Uitspraak
[verdachte]
Gerechtshof Amsterdam
In deze zaak heeft het Gerechtshof Amsterdam op 28 januari 2022 uitspraak gedaan in het hoger beroep van de verdachte, die eerder was veroordeeld door de politierechter in de rechtbank Amsterdam op 20 januari 2021. De verdachte had hoger beroep ingesteld tegen het vonnis van de politierechter, maar heeft vervolgens te kennen gegeven het hoger beroep niet langer te willen handhaven. Dit leidde tot de vraag of de verdachte ontvankelijk was in het hoger beroep.
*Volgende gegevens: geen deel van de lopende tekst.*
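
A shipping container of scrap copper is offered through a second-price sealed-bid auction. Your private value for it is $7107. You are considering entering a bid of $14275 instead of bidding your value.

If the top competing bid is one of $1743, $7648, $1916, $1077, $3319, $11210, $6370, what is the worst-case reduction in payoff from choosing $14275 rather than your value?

$4103

$1743: same outcome either way → loss $0.
$7648: truthful gives $0, deviation gives −$541 → loss $541.
$1916: same outcome either way → loss $0.
$1077: same outcome either way → loss $0.
$3319: same outcome either way → loss $0.
$11210: truthful gives $0, deviation gives −$4103 → loss $4103.
$6370: same outcome either way → loss $0.
Maximum loss: $4103.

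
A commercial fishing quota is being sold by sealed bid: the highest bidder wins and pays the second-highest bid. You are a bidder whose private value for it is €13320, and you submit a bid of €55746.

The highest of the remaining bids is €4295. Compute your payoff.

€9025

Your bid €55746 exceeds the highest competing bid €4295, so you win.
In a second-price auction the winner pays the second-highest bid, €4295.
Payoff = value − price = €13320 − €4295 = €9025.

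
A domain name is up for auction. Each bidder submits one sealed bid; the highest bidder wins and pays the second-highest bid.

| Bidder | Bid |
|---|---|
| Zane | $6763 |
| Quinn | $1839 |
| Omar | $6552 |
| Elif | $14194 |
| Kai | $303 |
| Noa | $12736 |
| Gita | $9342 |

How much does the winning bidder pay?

$12736

Highest bid: Elif at $14194, so Elif wins.
Second-highest bid: Noa at $12736 — that is the price the winner pays.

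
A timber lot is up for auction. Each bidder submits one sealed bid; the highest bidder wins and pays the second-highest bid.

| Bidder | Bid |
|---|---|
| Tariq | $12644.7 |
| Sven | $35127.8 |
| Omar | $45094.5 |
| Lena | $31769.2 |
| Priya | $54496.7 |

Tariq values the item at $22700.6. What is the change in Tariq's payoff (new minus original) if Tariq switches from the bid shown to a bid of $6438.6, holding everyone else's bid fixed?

The highest bid among the other bidders is $54496.7; Tariq's bid doesn't change that.
Original bid $12644.7: Tariq is not highest (top rival bid is $54496.7); payoff $0.
Alternative bid $6438.6: Tariq is not highest (top rival bid is $54496.7); payoff $0.
Change in payoff = $0 − ($0) = $0.

$0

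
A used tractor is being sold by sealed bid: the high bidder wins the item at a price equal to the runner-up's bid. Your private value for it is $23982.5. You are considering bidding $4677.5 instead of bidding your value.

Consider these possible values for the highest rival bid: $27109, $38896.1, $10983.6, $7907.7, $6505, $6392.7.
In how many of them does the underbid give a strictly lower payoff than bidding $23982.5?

The deviation hurts exactly when the highest competing bid lies strictly between $4677.5 and $23982.5 — underbidding then forfeits a profitable win.
$27109: above both → same outcome either way.
$38896.1: above both → same outcome either way.
$10983.6: inside the interval → strictly worse (loss $12998.9).
$7907.7: inside the interval → strictly worse (loss $16074.8).
$6505: inside the interval → strictly worse (loss $17477.5).
$6392.7: inside the interval → strictly worse (loss $17589.8).
Count: 4.

4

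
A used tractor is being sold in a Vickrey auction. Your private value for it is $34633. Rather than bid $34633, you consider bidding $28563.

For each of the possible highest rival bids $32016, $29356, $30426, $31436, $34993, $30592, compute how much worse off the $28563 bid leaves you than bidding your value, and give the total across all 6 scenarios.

The deviation costs you only when the competing bid falls strictly between $28563 and $34633; elsewhere both bids give the same outcome.
$32016: truthful payoff $2617, deviation payoff $0 → loss $2617.
$29356: truthful payoff $5277, deviation payoff $0 → loss $5277.
$30426: truthful payoff $4207, deviation payoff $0 → loss $4207.
$31436: truthful payoff $3197, deviation payoff $0 → loss $3197.
$34993: outcomes coincide → loss $0.
$30592: truthful payoff $4041, deviation payoff $0 → loss $4041.
Total loss = $2617 + $5277 + $4207 + $3197 + $4041 = $19339.
Truthful bidding weakly dominates here: raising your bid can only win items priced above your value, and lowering it can only forfeit items priced below.

$19339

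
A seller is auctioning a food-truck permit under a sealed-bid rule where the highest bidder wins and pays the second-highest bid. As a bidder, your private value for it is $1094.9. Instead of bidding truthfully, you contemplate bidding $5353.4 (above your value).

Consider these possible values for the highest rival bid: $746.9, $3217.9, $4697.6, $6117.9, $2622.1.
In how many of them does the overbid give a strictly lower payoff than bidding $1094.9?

3

The deviation hurts exactly when the highest competing bid lies strictly between $1094.9 and $5353.4 — overbidding then wins at a price above your value.
$746.9: below both → same outcome either way.
$3217.9: inside the interval → strictly worse (loss $2123).
$4697.6: inside the interval → strictly worse (loss $3602.7).
$6117.9: above both → same outcome either way.
$2622.1: inside the interval → strictly worse (loss $1527.2).
Count: 3.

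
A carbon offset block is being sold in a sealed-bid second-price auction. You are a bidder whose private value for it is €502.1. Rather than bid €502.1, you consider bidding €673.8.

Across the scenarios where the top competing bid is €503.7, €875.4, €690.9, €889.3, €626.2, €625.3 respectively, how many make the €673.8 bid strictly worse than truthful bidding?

3

The deviation hurts exactly when the highest competing bid lies strictly between €502.1 and €673.8 — overbidding then wins at a price above your value.
€503.7: inside the interval → strictly worse (loss €1.6).
€875.4: above both → same outcome either way.
€690.9: above both → same outcome either way.
€889.3: above both → same outcome either way.
€626.2: inside the interval → strictly worse (loss €124.1).
€625.3: inside the interval → strictly worse (loss €123.2).
Count: 3.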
Het hof overweegt dat, nu de verdachte heeft aangegeven het hoger beroep niet te willen voortzetten, hij geacht moet worden zijn eerder ingediende bezwaren tegen het vonnis in te trekken. Er is geen rechtens te respecteren belang gebleken dat zou rechtvaardigen dat de zaak verder wordt onderzocht. Gelet op artikel 416, tweede lid, van het Wetboek van Strafvordering, is de verdachte niet-ontvankelijk verklaard in het ingestelde hoger beroep.
De beslissing van het hof is als volgt: de verdachte wordt niet-ontvankelijk verklaard in het hoger beroep. Deze uitspraak is gedaan door mr. J.J.J. Schols, in bijzijn van de griffier L.M. van Leeuwen.